Assignment #1: Cultural Heritage By the Numbers S24
Guidelines for the Assignment:
Cultural Heritage By the Numbers is an assignment in one step. It builds upon the work we did in class on February 6 and 8 using the Jupyter notebooks in posit.cloud. There are three parts to the assignment.
This assignment can be done alone or in pairs. If it is done in pairs, please compose a common markdown file which you place in both student sites.
This exercise focuses on the ways that the metadata obtainable from the Harvard Art Museum API can tell us something about historical and present world cultures, as well as the way they are represented in the contemporary Western museum. You can think of this assignment a way of taking a look at the way that museums collect different kinds of art from around the world, as well as how we can use an API to understand better the entirety of collections of art museum, rather than only what is “on display”, as well as its collection practices.
Part 1: Exploring the HAM website and comparing it to the API-derived data. Explore the HAM website as well as the All_Objects.csv
file (found in the posit.cloud project, as well as in the data folder of our shared drive). Choose a few pieces from the collections of interest to you. Was the website easy to use? What are you able to say about the art pieces from the metadata available to you in the web-based interface? What might you want to understand about these objects that is impractical to do from the interface alone that seems possible from the csv file?
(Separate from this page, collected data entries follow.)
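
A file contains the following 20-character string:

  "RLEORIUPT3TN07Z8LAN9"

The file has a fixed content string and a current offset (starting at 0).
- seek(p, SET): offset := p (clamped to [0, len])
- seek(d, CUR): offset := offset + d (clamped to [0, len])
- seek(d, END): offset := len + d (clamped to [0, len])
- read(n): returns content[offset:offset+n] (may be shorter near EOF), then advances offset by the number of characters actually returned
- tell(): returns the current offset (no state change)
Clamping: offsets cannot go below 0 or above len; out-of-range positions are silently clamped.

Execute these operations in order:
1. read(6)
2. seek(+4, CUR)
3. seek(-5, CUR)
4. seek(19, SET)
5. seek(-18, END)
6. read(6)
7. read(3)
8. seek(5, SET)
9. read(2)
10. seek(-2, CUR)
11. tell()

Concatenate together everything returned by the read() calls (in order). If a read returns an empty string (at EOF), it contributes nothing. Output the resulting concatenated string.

After 1 (read(6)): returned 'RLEORI', offset=6
After 2 (seek(+4, CUR)): offset=10
After 3 (seek(-5, CUR)): offset=5
After 4 (seek(19, SET)): offset=19
After 5 (seek(-18, END)): offset=2
After 6 (read(6)): returned 'EORIUP', offset=8
After 7 (read(3)): returned 'T3T', offset=11
After 8 (seek(5, SET)): offset=5
After 9 (read(2)): returned 'IU', offset=7
After 10 (seek(-2, CUR)): offset=5
After 11 (tell()): offset=5

Answer: RLEORIEORIUPT3TIU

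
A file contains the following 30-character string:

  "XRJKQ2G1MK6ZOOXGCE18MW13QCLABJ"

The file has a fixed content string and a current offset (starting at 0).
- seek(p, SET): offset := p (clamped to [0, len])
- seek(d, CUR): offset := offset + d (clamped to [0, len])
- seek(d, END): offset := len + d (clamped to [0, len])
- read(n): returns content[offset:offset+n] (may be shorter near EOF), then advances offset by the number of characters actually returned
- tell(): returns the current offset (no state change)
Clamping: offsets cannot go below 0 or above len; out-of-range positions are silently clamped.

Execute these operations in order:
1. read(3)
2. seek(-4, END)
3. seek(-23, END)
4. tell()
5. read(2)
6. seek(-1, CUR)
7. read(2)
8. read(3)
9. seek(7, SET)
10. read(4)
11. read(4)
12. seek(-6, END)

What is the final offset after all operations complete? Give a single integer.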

Part 2: Thinking about culture in museum terms: Look at the 254 rows of All_culture_information.csv
(found in the posit.cloud project, as well as in the data folder of our shared drive) and comment on what this says about how a contemporary US museum views the world. Use part 1 of the notebook Harvard_API_All_objects
to determine for a given culture what are the most viewed items are in the HAM website? What about the least viewed? Go back to the HAM website and look up some of these objects, both highly viewed and less viewed. What are they? Can you speculate on why the most and least viewed objects are what they are?
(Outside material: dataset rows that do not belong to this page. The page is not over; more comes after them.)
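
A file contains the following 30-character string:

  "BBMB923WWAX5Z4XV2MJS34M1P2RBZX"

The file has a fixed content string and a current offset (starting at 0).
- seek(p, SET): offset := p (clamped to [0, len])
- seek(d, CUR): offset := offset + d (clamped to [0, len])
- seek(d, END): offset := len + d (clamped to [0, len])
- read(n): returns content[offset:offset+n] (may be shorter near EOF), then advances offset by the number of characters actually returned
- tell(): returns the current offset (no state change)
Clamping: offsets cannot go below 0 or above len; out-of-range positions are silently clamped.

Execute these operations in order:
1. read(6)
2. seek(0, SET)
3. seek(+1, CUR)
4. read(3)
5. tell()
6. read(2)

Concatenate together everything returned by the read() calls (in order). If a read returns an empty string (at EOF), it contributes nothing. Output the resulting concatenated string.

Answer: BBMB92BMB92

Derivation:
After 1 (read(6)): returned 'BBMB92', offset=6
After 2 (seek(0, SET)): offset=0
After 3 (seek(+1, CUR)): offset=1
After 4 (read(3)): returned 'BMB', offset=4
After 5 (tell()): offset=4
After 6 (read(2)): returned '92', offset=6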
Part 3: Using a choice of three cultures and the notebook Harvard_API_Compare_Cultures
, build word clouds based on the combined descriptions and titles of the objects from those cultures. Does this summary of the words tell us something about the way that cultures are important in a US art museum? Use the stop word function to remove certain words to “dig in” to the textual data a bit more? When you remove very high frequency words what do you discover? Compare your results across cultures. Using this same notebook, with the accession year data and the time series bar chart, what can you say about the acquisition of works by the Harvard Art Museum coming from these three cultures? Do they tell you something about the relative popularity of art in a university museum in the United States? Can you compare it to other museums you have visited or know about?
Advanced optional extra steps:
If you complete one of the following steps, you can skip step one in the instructions above.
-Using the notebook objects_with_places
choose one culture and try to make a map of the “creation place” of the art? Does the geography of the creation of the art pieces match the culture in question, or not? Why?
-If you are already good in Python, can you adapt the code to look for the most common colors? The most common techniques? Or any other value from the attributes? What are you able to say about the cultures from these other persepectives?
Your assignment does not need to answer all the questions above, nor does it need to follow the steps one by one. It should be about 1250 words long, with relevant images saved from the notebooks, embedded links, etc. Use a markdown cheatsheet such as this one to stylize your post, adding different layout features and embedded links if needed. You can refer to the readings if you want to, but this is not necessary for this assignment.
Assignment 1 Due date: 22 February, 20% final grade.